What will our equivalent to cave paintings look like in the fall of technological era? In the throws of Climate Change, I reference a future moment in which we may once again only capture image via Camera Obscura, as our ancestors in cave dwelling times, when the infrastructure required to fuel our technology is unavailable, post-catastrophe. Since they are natural phenomena, we will always be able to generate images with the aid of a Camera Obscura.
 
Burned out (Raku Film)
The moment when a film gets jammed in a projector is unpredictable and visually arresting as the incineration of the 16mm film is magnified and projected on the big screen. This moment is surprising and destructive. The burning of a film immediately breaks the image or narrative illusion of film and grounds it in the physical and thusly sculptural reality of the medium. As a filmmaker I always secretly hope to see the film catch and melt. Inspired by the way 16mm film burns when it gets stuck in a projector, I made enlarged pieces of film remnants from clay and using the raku process, burned wood and hair onto the surface, mimicking the manner in which film melts and burns when caught in front of the beam too long.
 
Film Recorder III & Untitled (16mm Loops/ Desired State)

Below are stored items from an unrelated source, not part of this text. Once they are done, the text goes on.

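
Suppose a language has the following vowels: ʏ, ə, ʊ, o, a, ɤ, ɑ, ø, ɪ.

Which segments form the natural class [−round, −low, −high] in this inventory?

ə, ɤ

Checking each segment against [−round], [−low], [−high]: /ə/ (mid central vowel (schwa)), /ɤ/ (mid back unrounded tense vowel) satisfy every feature; every other segment in the inventory fails at least one.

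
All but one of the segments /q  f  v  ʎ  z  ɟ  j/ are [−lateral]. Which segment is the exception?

ʎ

Every segment except /ʎ/ is [−lateral]. /ʎ/ (palatal lateral approximant) is [+lateral], so it is the exception.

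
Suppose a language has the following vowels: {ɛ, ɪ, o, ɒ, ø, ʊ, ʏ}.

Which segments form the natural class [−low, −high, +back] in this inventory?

Checking each segment against [−low], [−high], [+back]: /o/ (mid back rounded tense vowel) satisfies every feature; every other segment in the inventory fails at least one.

o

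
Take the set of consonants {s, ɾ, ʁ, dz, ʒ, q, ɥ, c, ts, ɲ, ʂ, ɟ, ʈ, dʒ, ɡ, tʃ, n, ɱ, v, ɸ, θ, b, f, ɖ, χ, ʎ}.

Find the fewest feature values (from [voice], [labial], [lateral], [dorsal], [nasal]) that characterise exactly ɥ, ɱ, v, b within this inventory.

[+voice, +labial]

Every target segment is [+voice], [+labial]; each remaining inventory member fails at least one of these. Each conjunct is needed — [+labial] alone would also admit /ɸ, f/; [+voice] alone would also admit /ɾ, ʁ, dz, ʒ, …/ — and no other single listed feature has exactly this extension, so two is the minimum.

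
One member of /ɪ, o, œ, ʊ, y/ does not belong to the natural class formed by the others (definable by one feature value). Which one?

/ʊ, œ, o, y/ are all [+round], but /ɪ/ (high front unrounded lax vowel) is [−round]. No other single segment can be removed to leave a set sharing one feature value that the removed segment lacks, so /ɪ/ is the odd one out.

ɪ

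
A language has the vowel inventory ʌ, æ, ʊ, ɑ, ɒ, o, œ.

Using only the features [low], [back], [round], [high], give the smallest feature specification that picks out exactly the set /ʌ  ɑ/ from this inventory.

Every target segment is [+back], [−round]; each remaining inventory member fails at least one of these. Each conjunct is needed — [−round] alone would also admit /æ/; [+back] alone would also admit /ʊ, ɒ, o/ — and no other single listed feature has exactly this extension, so two is the minimum.

[+back, −round]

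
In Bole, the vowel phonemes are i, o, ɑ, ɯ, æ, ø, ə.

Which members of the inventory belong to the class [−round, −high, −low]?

ə

First, the [−round] segments are /i, ɑ, ɯ, æ, ə/.
Intersecting with [−high] gives /ɑ, æ, ə/.
Within that set, [−low] leaves /ə/.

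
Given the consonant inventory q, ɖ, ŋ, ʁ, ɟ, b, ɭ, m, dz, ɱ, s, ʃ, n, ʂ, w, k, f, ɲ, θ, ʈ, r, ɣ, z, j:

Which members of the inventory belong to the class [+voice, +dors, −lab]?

ŋ, ʁ, ɟ, ɲ, ɣ, j

First, the [+voice] segments are /ɖ, ŋ, ʁ, ɟ, b, ɭ, m, dz, ɱ, n, w, ɲ, r, ɣ, z, j/.
Then [+dorsal] gives /ŋ, ʁ, ɟ, w, ɲ, ɣ, j/.
Of those, [−labial] leaves /ŋ, ʁ, ɟ, ɲ, ɣ, j/.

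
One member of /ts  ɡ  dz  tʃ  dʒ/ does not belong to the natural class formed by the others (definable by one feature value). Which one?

ɡ

[delayed release] (equivalently [strident], [coronal], [dorsal]) groups all but one: /dz, ts, tʃ, dʒ/ share [+delayed release] while /ɡ/ (voiced velar stop) alone is [−delayed release]. Removing any other segment would not leave a single-feature class that excludes it.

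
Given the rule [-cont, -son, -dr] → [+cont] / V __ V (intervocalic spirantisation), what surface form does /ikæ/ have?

/k/ satisfies [-cont, -son, -dr] and sits in V __ V. The [+continuant] counterpart of the voiceless velar stop is /x/. Other segments in /ikæ/ either fail the structural description or are not in the environment, so the surface form is [ixæ].

[ixæ]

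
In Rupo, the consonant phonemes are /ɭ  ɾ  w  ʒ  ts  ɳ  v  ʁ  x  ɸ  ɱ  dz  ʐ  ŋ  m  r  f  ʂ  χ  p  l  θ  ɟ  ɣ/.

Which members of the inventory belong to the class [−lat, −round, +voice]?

ɾ, ʒ, ɳ, v, ʁ, ɱ, dz, ʐ, ŋ, m, r, ɟ, ɣ

Among the inventory, the [−lateral] segments are /ɾ, w, ʒ, ts, ɳ, v, ʁ, x, ɸ, ɱ, dz, ʐ, ŋ, m, r, f, ʂ, χ, p, θ, ɟ, ɣ/.
Among these, [−round] gives /ɾ, ʒ, ts, ɳ, v, ʁ, x, ɸ, ɱ, dz, ʐ, ŋ, m, r, f, ʂ, χ, p, θ, ɟ, ɣ/.
Of those, [+voice] leaves /ɾ, ʒ, ɳ, v, ʁ, ɱ, dz, ʐ, ŋ, m, r, ɟ, ɣ/.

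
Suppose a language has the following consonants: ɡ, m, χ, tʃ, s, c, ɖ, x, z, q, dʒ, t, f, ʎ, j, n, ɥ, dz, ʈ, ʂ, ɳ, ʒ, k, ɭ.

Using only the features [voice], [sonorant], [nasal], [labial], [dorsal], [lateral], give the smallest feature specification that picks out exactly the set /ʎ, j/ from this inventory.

[+sonorant, −labial, +dorsal]

/ʎ, j/ are all [+sonorant], [−labial], [+dorsal], and no other segment in the inventory matches all three values. Dropping any one of them over-generates: [−labial, +dorsal] alone would also admit /ɡ, χ, c, x, …/; [+sonorant, +dorsal] alone would also admit /ɥ/; [+sonorant, −labial] alone would also admit /n, ɳ, ɭ/. No other combination of two listed features picks out exactly this set either, so fewer than three features will not do.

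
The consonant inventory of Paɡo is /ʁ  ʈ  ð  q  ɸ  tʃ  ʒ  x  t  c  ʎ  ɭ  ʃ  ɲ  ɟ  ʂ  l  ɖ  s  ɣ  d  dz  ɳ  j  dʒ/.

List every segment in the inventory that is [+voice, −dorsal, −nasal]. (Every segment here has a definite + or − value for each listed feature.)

ð, ʒ, ɭ, l, ɖ, d, dz, dʒ

Eliminate segments failing any feature: /ʁ, ʎ, ɲ, ɟ, ɣ, j/ are [+dorsal]; /ʈ, q, ɸ, tʃ, x, t, c, ʃ, ʂ, s/ are [−voice]; /ɳ/ is [+nasal]. The remaining /ð, ʒ, ɭ, l, ɖ, d, dz, dʒ/ satisfy [+voice], [−dorsal], [−nasal].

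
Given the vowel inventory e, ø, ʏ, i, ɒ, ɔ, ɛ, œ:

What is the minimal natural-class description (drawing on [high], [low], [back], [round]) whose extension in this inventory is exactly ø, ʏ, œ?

[−back, +round]

/ø, ʏ, œ/ are all [−back], [+round], and no other segment in the inventory matches both values. Dropping any one of them over-generates: [+round] alone would also admit /ɒ, ɔ/; [−back] alone would also admit /e, i, ɛ/. No other single listed feature picks out exactly this set either, so fewer than two features will not do.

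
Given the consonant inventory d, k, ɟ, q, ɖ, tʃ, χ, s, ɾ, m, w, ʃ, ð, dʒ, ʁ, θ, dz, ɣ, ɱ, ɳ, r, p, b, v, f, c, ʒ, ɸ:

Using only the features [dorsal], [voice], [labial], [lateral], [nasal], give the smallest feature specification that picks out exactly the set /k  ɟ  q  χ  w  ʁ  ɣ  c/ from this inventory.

/k, ɟ, q, χ, w, ʁ, ɣ, c/ are exactly the [+dorsal] segments in the inventory, so a single feature suffices.

[+dorsal]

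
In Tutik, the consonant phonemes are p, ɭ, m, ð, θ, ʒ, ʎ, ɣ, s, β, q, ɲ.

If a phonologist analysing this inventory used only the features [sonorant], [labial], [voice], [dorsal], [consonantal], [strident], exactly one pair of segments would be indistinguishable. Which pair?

ʎ, ɲ

/ʎ/ (palatal lateral approximant) and /ɲ/ (palatal nasal) are both [+sonorant], [−labial], [+voice], [+dorsal], [+consonantal], [−strident], so none of the listed features separates them. (They do differ in [nasal] and [lateral], which are not among the given features.) Every other pair in the inventory differs on at least one listed feature.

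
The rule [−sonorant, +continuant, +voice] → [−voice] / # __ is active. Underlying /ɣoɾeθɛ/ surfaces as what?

[xoɾeθɛ]

/ɣ/ satisfies [−sonorant, +continuant, +voice] and sits in # __. The [−voice] counterpart of the voiced velar fricative is /x/. Other segments in /ɣoɾeθɛ/ either fail the structural description or are not in the environment, so the surface form is [xoɾeθɛ].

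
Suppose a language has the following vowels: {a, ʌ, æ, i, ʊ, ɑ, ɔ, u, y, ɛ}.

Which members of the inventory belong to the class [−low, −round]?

Checking each segment against [−low], [−round]: /ʌ/ (mid back unrounded lax vowel), /i/ (high front unrounded tense vowel), /ɛ/ (mid front unrounded lax vowel) satisfy every feature; every other segment in the inventory fails at least one.

ʌ, i, ɛ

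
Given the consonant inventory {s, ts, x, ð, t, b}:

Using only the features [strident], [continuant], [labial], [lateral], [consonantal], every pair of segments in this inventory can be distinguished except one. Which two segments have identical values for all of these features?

ð, x

/ð/ (voiced dental fricative) and /x/ (voiceless velar fricative) are both [−strident], [+continuant], [−labial], [−lateral], [+consonantal], so none of the listed features separates them. (They do differ in [voice], [coronal] and [dorsal], which are not among the given features.) Every other pair in the inventory differs on at least one listed feature.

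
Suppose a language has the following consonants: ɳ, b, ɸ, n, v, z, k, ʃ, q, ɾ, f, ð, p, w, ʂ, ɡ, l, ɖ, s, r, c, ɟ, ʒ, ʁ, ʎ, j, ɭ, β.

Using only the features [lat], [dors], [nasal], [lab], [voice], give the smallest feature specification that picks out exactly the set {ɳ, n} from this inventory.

[+nasal]

/ɳ, n/ are exactly the [+nasal] segments in the inventory, so a single feature suffices.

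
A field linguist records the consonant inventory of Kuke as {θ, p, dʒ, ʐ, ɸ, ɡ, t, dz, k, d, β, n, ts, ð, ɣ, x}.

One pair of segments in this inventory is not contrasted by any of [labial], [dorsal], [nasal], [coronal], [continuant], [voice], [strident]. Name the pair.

Both /dz/ and /dʒ/ are [-labial], [-dorsal], [-nasal], [+coronal], [-continuant], [+voice], [+strident]. Since the list omits [anterior] and [distributed] — which do distinguish the voiced alveolar affricate from the voiced postalveolar affricate — this pair collapses; all other pairs remain distinct.

dz, dʒ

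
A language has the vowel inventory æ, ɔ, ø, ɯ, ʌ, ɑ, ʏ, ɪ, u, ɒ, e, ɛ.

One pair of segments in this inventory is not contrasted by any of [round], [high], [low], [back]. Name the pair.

e, ɛ

Both /e/ and /ɛ/ are [-round], [-high], [-low], [-back]. Since the list omits [tense] — which does distinguish the mid front unrounded tense vowel from the mid front unrounded lax vowel — this pair collapses; all other pairs remain distinct.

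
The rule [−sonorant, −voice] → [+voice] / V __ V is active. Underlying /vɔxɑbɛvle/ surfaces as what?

[vɔɣɑbɛvle]

The only segment in the rule's environment that also matches [−sonorant, −voice] is /x/. Applying [+voice] turns the voiceless velar fricative into /ɣ/ (voiced velar fricative), giving [vɔɣɑbɛvle].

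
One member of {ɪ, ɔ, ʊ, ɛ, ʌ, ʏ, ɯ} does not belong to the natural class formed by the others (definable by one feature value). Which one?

ɯ

[tense] groups all but one: /ʊ, ɔ, ɛ, ʌ, ɪ, ʏ/ share [-tense] while /ɯ/ (high back unrounded vowel) alone is [+tense]. Removing any other segment would not leave a single-feature class that excludes it.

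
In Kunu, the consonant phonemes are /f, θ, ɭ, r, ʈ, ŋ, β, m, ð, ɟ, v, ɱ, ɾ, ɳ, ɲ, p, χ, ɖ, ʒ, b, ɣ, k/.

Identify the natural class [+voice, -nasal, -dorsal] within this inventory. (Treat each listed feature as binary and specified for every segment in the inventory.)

Eliminate segments failing any feature: /f, θ, ʈ, p, χ, k/ are [-voice]; /ŋ, m, ɱ, ɳ, ɲ/ are [+nasal]; /ɟ, ɣ/ are [+dorsal]. The remaining /ɭ, r, β, ð, v, ɾ, ɖ, ʒ, b/ satisfy [+voice], [-nasal], [-dorsal].

ɭ, r, β, ð, v, ɾ, ɖ, ʒ, b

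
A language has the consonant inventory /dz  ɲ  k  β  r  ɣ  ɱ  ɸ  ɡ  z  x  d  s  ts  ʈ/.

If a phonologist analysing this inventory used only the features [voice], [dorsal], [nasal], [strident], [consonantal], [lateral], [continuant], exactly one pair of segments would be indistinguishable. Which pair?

r, β

Both /r/ and /β/ are [+voice], [−dorsal], [−nasal], [−strident], [+consonantal], [−lateral], [+continuant]. Since the list omits [sonorant], [labial] and [coronal] — which do distinguish the alveolar trill from the voiced bilabial fricative — this pair collapses; all other pairs remain distinct.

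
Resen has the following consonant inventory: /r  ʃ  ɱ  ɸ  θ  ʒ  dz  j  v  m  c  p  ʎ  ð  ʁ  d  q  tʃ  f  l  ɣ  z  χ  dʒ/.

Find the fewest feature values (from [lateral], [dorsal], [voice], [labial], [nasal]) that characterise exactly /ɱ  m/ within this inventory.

/ɱ, m/ are exactly the [+nasal] segments in the inventory, so a single feature suffices.

[+nasal]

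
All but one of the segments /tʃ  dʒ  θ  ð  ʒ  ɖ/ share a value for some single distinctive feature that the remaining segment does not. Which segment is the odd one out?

ɖ

[distributed] groups all but one: /θ, tʃ, dʒ, ð, ʒ/ share [+distributed] while /ɖ/ (voiced retroflex stop) alone is [-distributed]. Removing any other segment would not leave a single-feature class that excludes it.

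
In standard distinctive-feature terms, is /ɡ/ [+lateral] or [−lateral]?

As the voiced velar stop, /ɡ/ is [−lateral].

[−lateral]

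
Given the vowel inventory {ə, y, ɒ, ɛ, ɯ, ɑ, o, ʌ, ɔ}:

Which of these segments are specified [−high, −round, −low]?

ə, ɛ, ʌ

First, the [−high] segments are /ə, ɒ, ɛ, ɑ, o, ʌ, ɔ/.
Among these, [−round] gives /ə, ɛ, ɑ, ʌ/.
Among these, [−low] leaves /ə, ɛ, ʌ/.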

Film Recorder III is a working in progress. It is a pre-woven state of my painted film and the visual appeal and history of the draping 16mm film during the processing. It also relates to the hanging method I’ve developed, draping 16mm bodily from dowels. The colors correspond to bruising, relating to the trampling of my first Film Recorder pieces while they are "performed" by the viewer. My smaller Desired State pieces developed from the weaving and draping of the larger Film Recorder pieces. 16mm film is unruly and tends to fall into knots. I’ve always been interested in working with or fixing those knots, so I began doing just that at Sculpture Space. Once I began mounting them to the wall, they seemed incomplete, so I made ribbons out of clay with the raku process to mount and suspend the smaller pieces.

About the Artist
Vanessa Albury received her MFA in Studio Art from New York University, where she is currently a visiting scholar. Ken Johnson of The New York Times calls her work “haunting.” Her solo show Arctic, Future Relics opened the fall season at Nurture Art in Brooklyn, NY and was reviewed in Candid Magazine, Brooklyn Magazine and Nylon. Other solo shows include A Stilled Cascade of Image at Window Box Gallery curated by Thale Fastvold (Oslo, Norway; 2012); InWaves curated by Jan Van Woensel at Monty ABN (Antwerp, Belgium; 2012); and The Distance That Keeps You at Silverman Gallery in San Francisco (2007). Recent shows include Nor Any Drop to Drink at Grady Alexis Gallery curated by Adam Zucker, 6 Degrees at 184 Project Space, SPRING/BREAK Art Show 2017 and her two-person show Collect Light with Hedwig Brouckaert at Murray State University. Her latest inp-process work Film Recorder exhibited in Re:Re:Re: at the Old Pfizer Building and her Porthole Waves (Svalbard) series, shot during the Arctic Circle Residency, are in the traveling show Arctic Hysteria curated by LOCUS. Other recent group shows of Albury's work include Winter Collection at Kimberly Klark (NYC); Home Studio at SPRING/BREAK Art Show curated by the Sphinx (NYC); Melancholy Lover of a Vanished Space at Silverlens Gallery (Singapore); The Dream Time at Trans Pecos curated by Rachel Mason (Brooklyn); Crystal Pantomime curated by Kari Adelaide at the Poetry Project (NYC); If Love Could Have Saved You, You Would Have Lived Forever at Bellwether Gallery (NYC) and Into the Atomic Sunshine at the Puffin Room (NYC), Hillside Forum Gallery (Tokyo) and Okinawa Prefectural Art Museum (Okinawa). Albury's work has been reviewed in Frieze Magazine, San Francisco Guardian, The New York Times, Eyes Towards the Dove, Hyperallergic, Artiholics and art blogs. Albury has been an artist-in-residence at OxBow, Arctic Circle Residency, and Lofoten Kunstkvareteret, Project Grant and at CEPA Gallery in Buffalo, NY. Albury also curates with The Sun That Never Sets (TSTNS), a nomadic, incubator film and video art project.